The other tomatoes, the normal sized ones have produced jack squat as of late. The vines have either died, or the flowers fall off, or there are no flowers at all. In the rear I suspect the Tree of Heaven has filled out and stolen most of the sunlight and tomatoes love sunlight. I'm trying to hunt down the owners, who are an LLC and notably haven't paid this year's taxes.
Despite the evil tree, the peppers are happy. The green peppers and the chili peppers. The squirrels seem to have no interest in those. The green pepper came from a neighbor who had many seedlings and gave me some. The chili pepper was a .99 cent plant bought at Benhke's. Herbs such as lemongrass, rosemary, thyme, oregano, basil, lemon verbena, bay, and parsley seem to be just ok. Nothing bad, noting notable, either. Beans and the cuke are semi-unproductive.

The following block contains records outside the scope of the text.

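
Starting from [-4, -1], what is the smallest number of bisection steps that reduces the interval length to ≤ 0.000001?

22

Width after n steps is 3/2^n. Need 2^n ≥ 3/0.000001 = 3000000.
2^21 = 2097152 < 3000000 ≤ 2^22 = 4194304, so n = 22.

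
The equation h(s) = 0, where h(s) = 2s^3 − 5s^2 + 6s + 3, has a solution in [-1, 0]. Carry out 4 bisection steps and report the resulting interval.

h(-0.5) = -1.5 < 0, so the root lies in [-0.5, 0]
h(-0.25) = 1.15625 > 0, so the root lies in [-0.5, -0.25]
h(-0.375) = -0.058594 < 0, so the root lies in [-0.375, -0.25]
h(-0.3125) = 0.5757 > 0, so the root lies in [-0.375, -0.3125]

[-0.375, -0.3125]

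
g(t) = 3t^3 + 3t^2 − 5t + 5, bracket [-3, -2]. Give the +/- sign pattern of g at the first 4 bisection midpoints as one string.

--+-

midpoint -2.5: g = -10.625 < 0 → [-2.5, -2]
midpoint -2.25: g = -2.734375 < 0 → [-2.25, -2]
midpoint -2.125: g = 0.384766 > 0 → [-2.25, -2.125]
midpoint -2.1875: g = -1.1096 < 0 → [-2.1875, -2.125]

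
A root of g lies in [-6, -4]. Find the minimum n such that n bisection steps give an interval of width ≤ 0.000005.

Width after n steps is 2/2^n. Need 2^n ≥ 2/0.000005 = 400000.
2^18 = 262144 < 400000 ≤ 2^19 = 524288, so n = 19.

19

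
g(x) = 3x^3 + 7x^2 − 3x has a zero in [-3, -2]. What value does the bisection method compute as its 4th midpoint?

-2.6875

x = -2.5 gives g = 4.375, positive; keep [-3, -2.5]
x = -2.75 gives g = -1.203125, negative; keep [-2.75, -2.5]
x = -2.625 gives g = 1.845703, positive; keep [-2.75, -2.625]
x = -2.6875 gives g = 0.3884, positive; keep [-2.75, -2.6875]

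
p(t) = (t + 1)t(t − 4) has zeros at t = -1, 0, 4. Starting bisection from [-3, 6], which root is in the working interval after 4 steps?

p(1.5) = -9.375 < 0, so the root lies in [1.5, 6]
p(3.75) = -4.453125 < 0, so the root lies in [3.75, 6]
p(4.875) = 25.060547 > 0, so the root lies in [3.75, 4.875]
p(4.3125) = 7.1594 > 0, so the root lies in [3.75, 4.3125]

4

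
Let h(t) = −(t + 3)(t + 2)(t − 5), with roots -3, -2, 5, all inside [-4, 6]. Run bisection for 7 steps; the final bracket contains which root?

m = 1, h(m) = 48 (+); new bracket [1, 6]
m = 3.5, h(m) = 53.625 (+); new bracket [3.5, 6]
m = 4.75, h(m) = 13.078125 (+); new bracket [4.75, 6]
m = 5.375, h(m) = -23.1621 (−); new bracket [4.75, 5.375]
m = 5.0625, h(m) = -3.5588 (−); new bracket [4.75, 5.0625]
m = 4.90625, h(m) = 5.119 (+); new bracket [4.90625, 5.0625]
m = 4.984375, h(m) = 0.8713 (+); new bracket [4.984375, 5.0625]

5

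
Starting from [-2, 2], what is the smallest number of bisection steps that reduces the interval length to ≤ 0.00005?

17

Width after n steps is 4/2^n. Need 2^n ≥ 4/0.00005 = 80000.
2^16 = 65536 < 80000 ≤ 2^17 = 131072, so n = 17.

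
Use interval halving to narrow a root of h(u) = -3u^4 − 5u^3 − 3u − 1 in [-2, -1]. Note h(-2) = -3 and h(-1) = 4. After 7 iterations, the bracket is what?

m = -1.5, h(m) = 5.1875 (+); new bracket [-2, -1.5]
m = -1.75, h(m) = 2.910156 (+); new bracket [-2, -1.75]
m = -1.875, h(m) = 0.505127 (+); new bracket [-2, -1.875]
m = -1.9375, h(m) = -1.097 (−); new bracket [-1.9375, -1.875]
m = -1.90625, h(m) = -0.26 (−); new bracket [-1.90625, -1.875]
m = -1.890625, h(m) = 0.1314 (+); new bracket [-1.90625, -1.890625]
m = -1.8984375, h(m) = -0.0621 (−); new bracket [-1.8984375, -1.890625]

[-1.8984375, -1.890625]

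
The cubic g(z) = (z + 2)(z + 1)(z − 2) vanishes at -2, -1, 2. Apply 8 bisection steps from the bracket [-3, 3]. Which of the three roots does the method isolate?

m = 0, g(m) = -4 (−); new bracket [0, 3]
m = 1.5, g(m) = -4.375 (−); new bracket [1.5, 3]
m = 2.25, g(m) = 3.453125 (+); new bracket [1.5, 2.25]
m = 1.875, g(m) = -1.3926 (−); new bracket [1.875, 2.25]
m = 2.0625, g(m) = 0.7776 (+); new bracket [1.875, 2.0625]
m = 1.96875, g(m) = -0.3682 (−); new bracket [1.96875, 2.0625]
m = 2.015625, g(m) = 0.1892 (+); new bracket [1.96875, 2.015625]
m = 1.9921875, g(m) = -0.0933 (−); new bracket [1.9921875, 2.015625]

2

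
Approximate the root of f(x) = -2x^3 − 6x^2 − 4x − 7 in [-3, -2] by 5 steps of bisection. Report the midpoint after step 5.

-2.71875

x = -2.5 gives f = -3.25, negative; keep [-3, -2.5]
x = -2.75 gives f = 0.21875, positive; keep [-2.75, -2.5]
x = -2.625 gives f = -1.667969, negative; keep [-2.75, -2.625]
x = -2.6875 gives f = -0.7642, negative; keep [-2.75, -2.6875]
x = -2.71875 gives f = -0.2828, negative; keep [-2.75, -2.71875]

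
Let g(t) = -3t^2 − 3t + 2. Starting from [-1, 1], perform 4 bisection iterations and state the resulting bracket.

g(0) = 2 > 0, so the root lies in [0, 1]
g(0.5) = -0.25 < 0, so the root lies in [0, 0.5]
g(0.25) = 1.0625 > 0, so the root lies in [0.25, 0.5]
g(0.375) = 0.4531 > 0, so the root lies in [0.375, 0.5]

[0.375, 0.5]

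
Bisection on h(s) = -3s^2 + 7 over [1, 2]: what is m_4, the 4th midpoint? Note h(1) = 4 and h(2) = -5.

1.5625

h(1.5) = 0.25 > 0, so the root lies in [1.5, 2]
h(1.75) = -2.1875 < 0, so the root lies in [1.5, 1.75]
h(1.625) = -0.921875 < 0, so the root lies in [1.5, 1.625]
h(1.5625) = -0.3242 < 0, so the root lies in [1.5, 1.5625]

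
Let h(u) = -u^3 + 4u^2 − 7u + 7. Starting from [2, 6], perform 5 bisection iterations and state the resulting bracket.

midpoint 4: h = -21 < 0 → [2, 4]
midpoint 3: h = -5 < 0 → [2, 3]
midpoint 2.5: h = -1.125 < 0 → [2, 2.5]
midpoint 2.25: h = 0.1094 > 0 → [2.25, 2.5]
midpoint 2.375: h = -0.459 < 0 → [2.25, 2.375]

[2.25, 2.375]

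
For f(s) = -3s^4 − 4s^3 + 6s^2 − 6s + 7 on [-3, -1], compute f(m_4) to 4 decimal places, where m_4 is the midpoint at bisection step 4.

-5.9968

m = -2, f(m) = 27 (+); new bracket [-3, -2]
m = -2.5, f(m) = 4.8125 (+); new bracket [-3, -2.5]
m = -2.75, f(m) = -19.511719 (−); new bracket [-2.75, -2.5]
m = -2.625, f(m) = -5.9968 (−); new bracket [-2.625, -2.5]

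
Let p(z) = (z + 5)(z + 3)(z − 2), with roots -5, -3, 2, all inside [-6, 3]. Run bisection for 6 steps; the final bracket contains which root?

2

z = -1.5 gives p = -18.375, negative; keep [-1.5, 3]
z = 0.75 gives p = -26.953125, negative; keep [0.75, 3]
z = 1.875 gives p = -4.189453, negative; keep [1.875, 3]
z = 2.4375 gives p = 17.6931, positive; keep [1.875, 2.4375]
z = 2.15625 gives p = 5.7655, positive; keep [1.875, 2.15625]
z = 2.015625 gives p = 0.5498, positive; keep [1.875, 2.015625]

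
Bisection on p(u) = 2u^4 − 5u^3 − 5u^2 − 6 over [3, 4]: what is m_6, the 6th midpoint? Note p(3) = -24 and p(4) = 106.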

Canning wise I may need to slow down. The Help says that when he does the dishes after I've removed the seeds and skins from dozens of tomatoes he feels like he's cleaning up a crime scene. There is red splatter all over the sink and kitchen. Kim over at Field to City provided some wonderful paste tomatoes that just screamed, "turn me into pasta sauce!" Which I did.
One problem with all the canning, besides the time consuming part, is that I have very little to give for food drives. I don't buy a lot of canned food, with nice commerical lables. I can give you tomatoes, stock or anything else I've canned, but seriously, I'm gonna want that glass jar back. No seriously. When looking around for food to give away I don't have a lot of non-perishable pre-packed items to donate. On the plus side, I guess we eat healthy.
I must be canning more than I did last year as I've had to go out and buy more jars. Last year I only canned strawberries, cherries, citrus marlmalades and tomatoes. This year we have a pressure canner and I've added beef and chicken stock to the mix. Also I discovered I could make chicken stock in the slow cooker, so I've been making stock. I've canned fewer cherries this year, because I was feeling lazy and just threw them unpitted into jars of vodka and brandy. Cherry brandy is good.
We also got a dehydrator and this year figs, cherry tomatoes, garlic, cherries, apricots, carrots and celery got dehydrated. The products of those efforts sit in hand labled sandwich bags.
Yes, our lives could be easier and we could go down to Trader Joe's or Whole Foods and get these things already canned and packaged. Then we'd have something ready to donate. But then we'd lose the fun of creating and doing.